To provide a view into how North American smartphone usage breaks down by brand, Chitika Insights analyzed hundreds of millions of U.S. and Canadian smartphone-based online ad impressions generated within the Chitika Ad Network from July 1 through 28, 2014. The historical data were drawn from impressions observed from February 1 through 28, 2014. The results were then graphed alongside each other for comparative purposes.
As a note, the slight differences between these device-specific statistics and the OS-specific figures observed back in May 2014 is due to the expanded “other” category in this most recent study, which includes some impressions where no discernable device identifier appeared.
Similar to hwat was observed within the UK marketplace, smartphone market volatility in the U.S. and Canada is relatively low from a brand perspective. Chitika says this should be expected, since North America represents one of the world’s more mature smartphone ecosystems, with recent figures pointing to more than 66% and 55% of mobile users owning a smartphone in the U.S. and Canada, respectively. For some comparison, recent estimates point to smartphone penetration being close to 31% globally.
Along these lines, Chitika reports that Apple’s iOS continues to drive the majority of U.S. and Canadian smartphone Web traffic, and it’s unlikely that Apple will be ceding first-place position anytime soon. Even after posting a slight 0.2 percentage point loss since February, at 52.3%, Apple’s share is nearly double that of second-place Samsung (26.4%). However, the Korean device maker did experience the largest share gain of any brand since February at 1.2 percentage points.
Other brands also demonstrating share gains include LG (+0.2%), Nokia (+0.1%), Google (+0.1%), and Alcatel (+0.2%). LG’s rise is likely partially driven by the release of its new flagship device, the LG G3, sales of which began during the month of July. Alcatel also began selling its mid-range OneTouch Idol 2 device during the study timeframe, which may have helped boost its usage share.

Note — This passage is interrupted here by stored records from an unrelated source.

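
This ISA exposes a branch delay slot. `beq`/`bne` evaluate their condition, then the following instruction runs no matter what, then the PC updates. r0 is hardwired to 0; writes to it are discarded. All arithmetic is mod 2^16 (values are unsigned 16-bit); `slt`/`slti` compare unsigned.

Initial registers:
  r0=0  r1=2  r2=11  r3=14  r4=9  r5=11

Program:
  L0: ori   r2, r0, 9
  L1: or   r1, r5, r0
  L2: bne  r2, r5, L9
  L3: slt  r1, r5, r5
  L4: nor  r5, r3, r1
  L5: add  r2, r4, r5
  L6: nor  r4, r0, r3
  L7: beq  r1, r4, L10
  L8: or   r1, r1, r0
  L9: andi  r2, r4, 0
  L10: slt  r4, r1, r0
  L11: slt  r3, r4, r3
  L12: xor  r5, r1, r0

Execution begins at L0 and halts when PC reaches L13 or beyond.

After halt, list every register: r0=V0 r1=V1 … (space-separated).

#0 ori   r2, r0, 9 ; 0/2/9/14/9/11
#1 or   r1, r5, r0 ; 0/11/9/14/9/11
#2 bne  r2, r5, L9 ; 0/11/9/14/9/11 ; →target
#3 slt  r1, r5, r5 ; 0/0/9/14/9/11
#9 andi  r2, r4, 0 ; 0/0/0/14/9/11
#10 slt  r4, r1, r0 ; 0/0/0/14/0/11
#11 slt  r3, r4, r3 ; 0/0/0/1/0/11
#12 xor  r5, r1, r0 ; 0/0/0/1/0/0

r0=0 r1=0 r2=0 r3=1 r4=0 r5=0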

The largest share losses were experienced by HTC (-0.4%) and BlackBerry (-0.5%). The dips for both brands highlight the issues HTC and BlackBerry have had retaining traction in the North American marketplace with their latest flagship handsets.
As the third quarter of 2014 continues, Chitika points to several emergent developments that may impact the North American smartphone usage environment. The biggest of these is undoubtedly the anticipated launch of one or two new iPhone models this fall, which are likely to produce a boost in Web traffic generated by iPhone users, particularly in the time directly following the release date.
Samsung is also expected to release two new smartphone models in the “near future,” the most notable of which is the fourth generation of the brand’s popular Galaxy Note series of phablets.
Moving away from the tier-one players, Microsoft and HTC have hinted at imminent debuts of new higher-end Windows phone devices, reception of which Chitika says should provide some good clues as to the degree of success Windows Phone will have in North America after surpassing BlackBerry earlier this year.
With this slate of upcoming releases, along with the recent launch of Amazon’s Fire Phone, Chitika notes that there’s a great deal of activity within the North American smartphone marketplace. On top of these developments, they say it’s also worth watching discount and promotional activity by individual manufacturers and retail outlets, which have correlated with usage share increases in the past, and represent a way for brands to boost sales in between update cycles.